Personal information
- Full name: John Pius Wagambie

Playing information
- Position: Five-eighth, Lock
Representative
| Years | Team | Pld | T | G | FG | P |
| 1977–82 | Papua New Guinea | 3 | 0 | 0 | 0 | 0 |

Coaching information
Representative
| Years | Team | Gms | W | D | L | W% |
| 1992 | Papua New Guinea | 5 | 0 | 0 | 5 | 0 |
| 1996 | Papua New Guinea (NRL) | 1 | 0 | 0 | 1 | 0 |
- Source:

= John Wagambie =

Former PNG RL national coach and former PNG international rugby league footballer

John Pius Wagambie is Papua New Guinea Kumul (#14) and coached the Papua New Guinea Kumuls in the 1980s.

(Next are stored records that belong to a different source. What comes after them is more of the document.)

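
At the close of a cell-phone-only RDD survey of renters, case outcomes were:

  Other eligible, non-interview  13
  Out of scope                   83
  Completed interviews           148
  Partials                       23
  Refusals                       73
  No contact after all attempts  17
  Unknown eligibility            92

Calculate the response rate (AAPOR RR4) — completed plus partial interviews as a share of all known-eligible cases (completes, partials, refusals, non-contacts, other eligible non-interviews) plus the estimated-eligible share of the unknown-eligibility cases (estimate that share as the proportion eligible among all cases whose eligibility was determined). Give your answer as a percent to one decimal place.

49.6%

Numerator → 148 + 23 = 171
Eligible (known) → 148 + 23 + 73 + 17 + 13 = 274
e = 274 / (274 + 83) = 274 / 357 = 0.7675
Estimated eligible among unknowns → 0.7675 × 92 = 70.61
Denom → 274 + 70.61 = 344.61
RR4 = 171 / 344.61 = 0.4962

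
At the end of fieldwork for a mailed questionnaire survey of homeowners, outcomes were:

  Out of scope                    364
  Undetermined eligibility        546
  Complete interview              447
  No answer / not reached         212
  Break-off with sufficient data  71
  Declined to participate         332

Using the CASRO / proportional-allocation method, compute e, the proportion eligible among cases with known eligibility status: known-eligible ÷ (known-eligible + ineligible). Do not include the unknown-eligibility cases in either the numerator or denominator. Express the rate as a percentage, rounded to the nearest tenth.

74.5%

Eligible (known): 447 + 71 + 332 + 212 = 1062
e = 1062 / (1062 + 364) = 1062 / 1426 = 0.7447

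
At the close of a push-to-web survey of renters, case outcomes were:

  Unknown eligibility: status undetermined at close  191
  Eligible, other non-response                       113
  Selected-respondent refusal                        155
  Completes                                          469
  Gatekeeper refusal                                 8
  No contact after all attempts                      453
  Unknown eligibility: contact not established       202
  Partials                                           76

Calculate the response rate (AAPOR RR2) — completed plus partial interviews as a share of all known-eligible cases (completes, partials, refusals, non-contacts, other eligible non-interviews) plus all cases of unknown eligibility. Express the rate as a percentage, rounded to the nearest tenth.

Refused = 8 + 155 = 163
Eligibility not determined = 202 + 191 = 393
Numerator: 469 + 76 = 545
Denominator: 469 + 76 + 163 + 453 + 113 + 393 = 1667
RR2 = 545 / 1667 = 0.3269

32.7%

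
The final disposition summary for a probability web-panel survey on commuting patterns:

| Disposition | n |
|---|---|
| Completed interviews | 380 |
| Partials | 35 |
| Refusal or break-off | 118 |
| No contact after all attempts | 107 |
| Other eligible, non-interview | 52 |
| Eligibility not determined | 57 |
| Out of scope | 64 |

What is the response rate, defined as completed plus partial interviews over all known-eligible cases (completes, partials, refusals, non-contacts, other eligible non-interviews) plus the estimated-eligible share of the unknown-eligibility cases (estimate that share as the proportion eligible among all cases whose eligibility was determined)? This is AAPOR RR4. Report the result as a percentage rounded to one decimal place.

Num: 380 + 35 = 415
Eligible (known): 380 + 35 + 118 + 107 + 52 = 692
e = 692 / (692 + 64) = 692 / 756 = 0.9153
e × U: 0.9153 × 57 = 52.17
Denominator: 692 + 52.17 = 744.17
RR4 = 415 / 744.17 = 0.5577

55.8%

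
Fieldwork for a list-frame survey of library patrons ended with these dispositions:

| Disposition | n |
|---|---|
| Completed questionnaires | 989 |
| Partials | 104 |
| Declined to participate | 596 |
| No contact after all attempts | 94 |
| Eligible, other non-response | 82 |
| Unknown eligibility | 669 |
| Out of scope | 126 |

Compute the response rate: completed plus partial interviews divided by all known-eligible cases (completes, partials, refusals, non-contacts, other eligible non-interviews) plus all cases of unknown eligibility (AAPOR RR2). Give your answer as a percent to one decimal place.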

Wagambie came to prominence in May 1977 when he captained Papua New Guinea in a historic 37–6 win against France. A few weeks later, he had initially declared himself unavailable for the upcoming 1977 Pacific Cup, as he was training to become a police officer, but was later selected after being granted leave by the police commissioner to play in the tournament. Although the team failed to reach the final, Wagambie was named as the player of the tournament. Later that year, he was also named as Papua New Guinea's Sportsman of The Year.